The frankfurter, like the hamburger, had its beginnings in Germany, where as a sausage it was served on a plate with a piece of bread and a pile of sauerkraut on the side. It wasn’t until the frankfurter came to America that the hot-dog-on-a-bun was created.
Sausages had been a popular dish throughout Europe for hundreds of years because, with no refrigeration methods yet invented, this meat relied on its spices to keep it fresh longer than other meats.
Each city or area usually had its own style of preparing the sausages and its own combination of seasonings. Because of this, the final sausage product often took its name from its birthplace.
The frankfurter came from Frankfurt, Germany.
Bologna came from Bologna, Italy.
And the salami came from Salamis, a Greek city on the island of Cypress.

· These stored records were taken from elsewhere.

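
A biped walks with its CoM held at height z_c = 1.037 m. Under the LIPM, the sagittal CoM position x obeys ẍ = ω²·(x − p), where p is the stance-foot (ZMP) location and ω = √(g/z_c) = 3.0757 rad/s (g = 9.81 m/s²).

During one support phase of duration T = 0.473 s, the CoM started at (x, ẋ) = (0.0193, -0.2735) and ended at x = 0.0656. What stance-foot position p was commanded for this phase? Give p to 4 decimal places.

ωT = 3.0757·0.473 = 1.454806; cosh(ωT) = 2.258549, sinh(ωT) = 2.025104
x(T) = p + (x₀−p)·cosh(ωT) + (ẋ₀/ω)·sinh(ωT) ⇒ p·(1 − cosh) = x(T) − x₀·cosh − (ẋ₀/ω)·sinh
numerator   = 0.0656 − (0.0193)·2.258549 − (-0.2735/3.0757)·2.025104 = 0.202088
denominator = 1 − 2.258549 = -1.258549
p = 0.202088 / -1.258549 = -0.1606

p = -0.1606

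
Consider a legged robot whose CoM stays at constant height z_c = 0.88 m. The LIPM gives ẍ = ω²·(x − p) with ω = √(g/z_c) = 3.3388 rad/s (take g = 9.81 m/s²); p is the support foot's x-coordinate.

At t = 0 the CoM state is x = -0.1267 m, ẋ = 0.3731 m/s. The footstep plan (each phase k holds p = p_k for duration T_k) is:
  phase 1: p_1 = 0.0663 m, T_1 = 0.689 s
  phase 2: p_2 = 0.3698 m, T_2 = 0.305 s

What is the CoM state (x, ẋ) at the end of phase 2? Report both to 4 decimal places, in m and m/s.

phase 1: p=0.0663, T=0.689, ωT=2.300433, cosh=5.039360, sinh=4.939144; start (x,ẋ)=(-0.126700, 0.373100) → end (x,ẋ)=(-0.354363, -1.302542)
phase 2: p=0.3698, T=0.305, ωT=1.018334, cosh=1.564887, sinh=1.203691; start (x,ẋ)=(-0.354363, -1.302542) → end (x,ẋ)=(-1.233021, -4.948660)

x = -1.2330, ẋ = -4.9487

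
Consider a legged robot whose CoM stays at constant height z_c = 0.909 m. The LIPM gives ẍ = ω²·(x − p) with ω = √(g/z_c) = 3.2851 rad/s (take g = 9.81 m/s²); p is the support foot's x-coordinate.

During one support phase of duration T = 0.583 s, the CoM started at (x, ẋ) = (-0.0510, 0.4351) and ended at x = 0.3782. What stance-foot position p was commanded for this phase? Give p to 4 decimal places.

p = -0.0467

ωT = 3.2851·0.583 = 1.915213; cosh(ωT) = 3.467849, sinh(ωT) = 3.320538
x(T) = p + (x₀−p)·cosh(ωT) + (ẋ₀/ω)·sinh(ωT) ⇒ p·(1 − cosh) = x(T) − x₀·cosh − (ẋ₀/ω)·sinh
numerator   = 0.3782 − (-0.0510)·3.467849 − (0.4351/3.2851)·3.320538 = 0.115267
denominator = 1 − 3.467849 = -2.467849
p = 0.115267 / -2.467849 = -0.0467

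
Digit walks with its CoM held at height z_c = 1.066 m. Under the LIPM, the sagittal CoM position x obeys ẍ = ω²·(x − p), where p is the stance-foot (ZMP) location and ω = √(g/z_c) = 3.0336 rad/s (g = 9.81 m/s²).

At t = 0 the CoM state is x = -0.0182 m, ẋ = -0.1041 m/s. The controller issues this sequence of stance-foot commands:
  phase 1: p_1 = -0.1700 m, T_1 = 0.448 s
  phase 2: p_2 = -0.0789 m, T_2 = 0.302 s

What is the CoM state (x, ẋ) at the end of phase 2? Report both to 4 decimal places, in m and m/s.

phase 1: p=-0.1700, T=0.448, ωT=1.359053, cosh=2.074704, sinh=1.817800; start (x,ẋ)=(-0.018200, -0.104100) → end (x,ẋ)=(0.082561, 0.621121)
phase 2: p=-0.0789, T=0.302, ωT=0.916147, cosh=1.449849, sinh=1.049792; start (x,ẋ)=(0.082561, 0.621121) → end (x,ẋ)=(0.370136, 1.414729)

x = 0.3701, ẋ = 1.4147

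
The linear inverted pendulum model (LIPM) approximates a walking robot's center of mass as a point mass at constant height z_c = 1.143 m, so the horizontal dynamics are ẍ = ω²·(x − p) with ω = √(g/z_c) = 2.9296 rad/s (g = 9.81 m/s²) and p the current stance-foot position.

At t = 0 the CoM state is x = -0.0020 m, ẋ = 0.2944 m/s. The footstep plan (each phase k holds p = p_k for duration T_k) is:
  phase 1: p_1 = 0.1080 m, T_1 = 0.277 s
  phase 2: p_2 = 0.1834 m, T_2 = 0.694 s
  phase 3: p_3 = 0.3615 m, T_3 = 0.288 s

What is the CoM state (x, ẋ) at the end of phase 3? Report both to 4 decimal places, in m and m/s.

phase 1: p=0.1080, T=0.277, ωT=0.811499, cosh=1.347736, sinh=0.903544; start (x,ẋ)=(-0.002000, 0.294400) → end (x,ẋ)=(0.050548, 0.105601)
phase 2: p=0.1834, T=0.694, ωT=2.033142, cosh=3.884487, sinh=3.753564; start (x,ẋ)=(0.050548, 0.105601) → end (x,ẋ)=(-0.197362, -1.050698)
phase 3: p=0.3615, T=0.288, ωT=0.843725, cosh=1.377558, sinh=0.947453; start (x,ẋ)=(-0.197362, -1.050698) → end (x,ẋ)=(-0.748168, -2.998607)

x = -0.7482, ẋ = -2.9986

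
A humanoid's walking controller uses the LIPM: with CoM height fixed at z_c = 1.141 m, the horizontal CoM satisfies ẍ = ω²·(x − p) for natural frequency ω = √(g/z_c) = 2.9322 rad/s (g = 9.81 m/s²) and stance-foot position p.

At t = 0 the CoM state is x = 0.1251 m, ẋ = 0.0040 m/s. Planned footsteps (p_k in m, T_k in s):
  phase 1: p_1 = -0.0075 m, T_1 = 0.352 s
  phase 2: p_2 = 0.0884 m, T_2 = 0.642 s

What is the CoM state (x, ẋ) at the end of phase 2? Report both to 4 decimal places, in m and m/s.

x = 1.0049, ẋ = 2.7093

phase 1: p=-0.0075, T=0.352, ωT=1.032134, cosh=1.581648, sinh=1.225403; start (x,ẋ)=(0.125100, 0.004000) → end (x,ẋ)=(0.203898, 0.482775)
phase 2: p=0.0884, T=0.642, ωT=1.882472, cosh=3.360971, sinh=3.208757; start (x,ẋ)=(0.203898, 0.482775) → end (x,ẋ)=(1.004895, 2.709283)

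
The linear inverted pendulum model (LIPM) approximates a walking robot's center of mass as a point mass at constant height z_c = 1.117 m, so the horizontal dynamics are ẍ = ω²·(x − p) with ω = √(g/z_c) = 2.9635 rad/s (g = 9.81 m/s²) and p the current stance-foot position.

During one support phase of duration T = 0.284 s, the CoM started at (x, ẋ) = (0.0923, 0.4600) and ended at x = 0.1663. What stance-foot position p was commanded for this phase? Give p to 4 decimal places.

ωT = 2.9635·0.284 = 0.841634; cosh(ωT) = 1.375580, sinh(ωT) = 0.944575
x(T) = p + (x₀−p)·cosh(ωT) + (ẋ₀/ω)·sinh(ωT) ⇒ p·(1 − cosh) = x(T) − x₀·cosh − (ẋ₀/ω)·sinh
numerator   = 0.1663 − (0.0923)·1.375580 − (0.4600/2.9635)·0.944575 = -0.107285
denominator = 1 − 1.375580 = -0.375580
p = -0.107285 / -0.375580 = 0.2857

p = 0.2857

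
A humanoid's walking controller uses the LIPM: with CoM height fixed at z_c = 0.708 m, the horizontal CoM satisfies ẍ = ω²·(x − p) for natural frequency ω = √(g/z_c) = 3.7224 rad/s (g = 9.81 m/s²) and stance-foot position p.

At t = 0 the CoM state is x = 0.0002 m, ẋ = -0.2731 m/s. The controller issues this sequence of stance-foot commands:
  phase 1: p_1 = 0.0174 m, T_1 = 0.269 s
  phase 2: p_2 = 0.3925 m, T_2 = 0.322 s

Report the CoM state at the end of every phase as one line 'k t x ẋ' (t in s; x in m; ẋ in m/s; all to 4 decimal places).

phase 1: p=0.0174, T=0.269, ωT=1.001326, cosh=1.544640, sinh=1.177248; start (x,ẋ)=(0.000200, -0.273100) → end (x,ẋ)=(-0.095539, -0.497215)
phase 2: p=0.3925, T=0.322, ωT=1.198613, cosh=1.808563, sinh=1.506951; start (x,ẋ)=(-0.095539, -0.497215) → end (x,ẋ)=(-0.691438, -3.636884)

1 0.2690 -0.0955 -0.4972
2 0.5910 -0.6914 -3.6369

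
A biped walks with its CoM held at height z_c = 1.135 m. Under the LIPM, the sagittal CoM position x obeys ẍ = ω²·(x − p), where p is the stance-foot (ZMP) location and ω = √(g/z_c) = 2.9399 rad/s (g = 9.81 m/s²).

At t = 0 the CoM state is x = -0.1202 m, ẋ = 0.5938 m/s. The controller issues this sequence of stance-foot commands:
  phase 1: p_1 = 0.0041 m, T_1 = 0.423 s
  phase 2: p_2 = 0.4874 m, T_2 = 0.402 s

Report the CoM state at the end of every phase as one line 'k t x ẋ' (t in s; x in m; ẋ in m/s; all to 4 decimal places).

phase 1: p=0.0041, T=0.423, ωT=1.243578, cosh=1.878175, sinh=1.589824; start (x,ẋ)=(-0.120200, 0.593800) → end (x,ẋ)=(0.091755, 0.534291)
phase 2: p=0.4874, T=0.402, ωT=1.181840, cosh=1.783541, sinh=1.476827; start (x,ẋ)=(0.091755, 0.534291) → end (x,ẋ)=(0.050147, -0.764850)

1 0.4230 0.0918 0.5343
2 0.8250 0.0501 -0.7649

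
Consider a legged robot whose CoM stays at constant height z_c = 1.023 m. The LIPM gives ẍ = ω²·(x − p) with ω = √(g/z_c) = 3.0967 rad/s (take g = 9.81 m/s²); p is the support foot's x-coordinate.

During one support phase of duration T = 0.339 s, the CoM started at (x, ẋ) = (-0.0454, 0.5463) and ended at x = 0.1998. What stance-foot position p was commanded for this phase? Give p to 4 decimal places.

p = -0.0853

ωT = 3.0967·0.339 = 1.049781; cosh(ωT) = 1.603520, sinh(ωT) = 1.253506
x(T) = p + (x₀−p)·cosh(ωT) + (ẋ₀/ω)·sinh(ωT) ⇒ p·(1 − cosh) = x(T) − x₀·cosh − (ẋ₀/ω)·sinh
numerator   = 0.1998 − (-0.0454)·1.603520 − (0.5463/3.0967)·1.253506 = 0.051464
denominator = 1 − 1.603520 = -0.603520
p = 0.051464 / -0.603520 = -0.0853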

Today’s frankfurters are made of ground-up pork or beef mixed with various spices and put into sausage-stuffing machines. The mixture is squeezed out through a nozzle into a long, rolled-up casing, or skin.
As this casing is stuffed, it unrolls into a frankfurter over a hundred feet long. Another machine then pinches it at regular intervals into a string of franks, the same size as the bun on which each will sit.
Now the franks are ready to be cooked and smoked. It is this smoking process that gives them their special taste. Sometimes the skins are taken off before they are sold.
Frankfurters have been popularly named “hot dogs” because they were thought to resemble a long, low dachshund dog and because they are served hot.
Americans eat 16,000,000,000 franks every year, or an average of 80 for each person!